12 comments on “Luciano Pavarotti RIP

  1. Sherri says:

    Oh! I am so sorry to read this first thing! I had read yesterday that he was much worse. What a loss to the world.

  2. KevinBabb says:

    I only heard Pavarotti live once, in the early 80s, when I was an undergraduate at the University of Illinois. I don’t expect ever to hear that type of voice again in person on this side of the veil.

  3. Judith L says:

    My fave forever. May he rest in peace.

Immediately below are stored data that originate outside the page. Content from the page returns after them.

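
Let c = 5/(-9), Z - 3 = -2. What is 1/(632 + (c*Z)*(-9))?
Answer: 1/637 ≈ 0.0015699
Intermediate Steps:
Z = 1 (Z = 3 - 2 = 1)
c = -5/9 (c = 5*(-⅑) = -5/9 ≈ -0.55556)
1/(632 + (c*Z)*(-9)) = 1/(632 - 5/9*1*(-9)) = 1/(632 - 5/9*(-9)) = 1/(632 + 5) = 1/637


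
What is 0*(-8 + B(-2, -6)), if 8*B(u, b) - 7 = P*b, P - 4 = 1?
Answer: 0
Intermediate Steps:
P = 5 (P = 4 + 1 = 5)
B(u, b) = 7/8 + 5*b/8 (B(u, b) = 7/8 + (5*b)/8 = 7/8 + 5*b/8)
0*(-8 + B(-2, -6)) = 0*(-8 + (7/8 + (5/8)*(-6))) = 0*(-8 + (7/8 - 15/4)) = 0*(-8 - 23/8) = 0*(-87/8) = 0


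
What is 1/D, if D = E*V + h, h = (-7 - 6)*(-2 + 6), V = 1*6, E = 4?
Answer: -1/28 ≈ -0.035714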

  4. midwestnorwegian says:

    He performed at the U of Tennessee-Knoxville when I was in grad school there. He had 25,000 of us “eating out of his hand” in a basketball arena! Many of us were horrified when we arrived at the arena to find them selling concessions. The first thing Luciano did when he came out to perform was take a huge breath and say “Ah…I love the smell of popcorn”. The event planners presented him with a giant plastic trash bag full of popped popcorn at the end of the concert, and the newspaper published the next day claimed he took the popcorn on the plane with him! As a musician and as a human being, I am going to miss this man. He inspired me to realize one of my childhood dreams – sing on stage in opera. My heart is selfishly heavy this morning. Brava Luciano!

  5. evan miller says:

    On my way back from lunch, I was listening to a retrospective/tribute to him on NPR’s “Performance Today.” When they played a recording of him singing the well know piece from “Madame Butterfly,” I could picture him clearly and was quite surprised to feel a constricting of the chest, catch in my throat, and tears well up. Extraordinary. He was a real treasure.

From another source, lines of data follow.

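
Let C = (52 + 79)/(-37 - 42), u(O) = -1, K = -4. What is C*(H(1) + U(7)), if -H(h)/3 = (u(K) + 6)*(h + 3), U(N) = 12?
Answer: 6288/79 ≈ 79.595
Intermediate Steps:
H(h) = -45 - 15*h (H(h) = -3*(-1 + 6)*(h + 3) = -15*(3 + h) = -3*(15 + 5*h) = -45 - 15*h)
C = -131/79 (C = 131/(-79) = 131*(-1/79) = -131/79 ≈ -1.6582)
C*(H(1) + U(7)) = -131*((-45 - 15*1) + 12)/79 = -131*((-45 - 15) + 12)/79 = -131*(-60 + 12)/79 = -131/79*(-48) = 6288/79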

  6. Reason and Revelation says:

    The best that ever lived. #4, I believe that would be “bravO…”

    I love how he had that slightly unschooled, absolutely natural gift. You just can’t teach that.

  7. Reactionary says:

    May God bless and keep the soul of His servant, Luciano.

  8. midwestnorwegian says:

    #6 – absolutely right. Typing too fast this morning.
    Bravo for men
    Brava for women
    Brava (or Bravo) for R&R;- whichever your gender!

  9. Paula Loughlin says:

    May his soul and the souls of all the faithful departed by the mercy of God, rest in peace.

  10. BCP28 says:

    As a conductor, I am refraining from sharing all of the stories I have heard over the years! The man’s appetites were legendary…

    What a voice though. Simply amazing to listen to in its radiance and his natural musicianship. I never liked and respected him the way I do Domingo, but my word, what a loss.

    Randall

  11. libraryjim says:

    I’ve never cared much for opera or opratic-style music, but his was definately a “talent on loan from God”. He did a lot to break down the walls between operatic pieces and the ‘common folk’. He will be missed down here.

  12. Sidney says:

    So, he left his wife of 3 decades to live with a twentysomething hottie. How lovely.

    As usual, powerful men can get away with anything.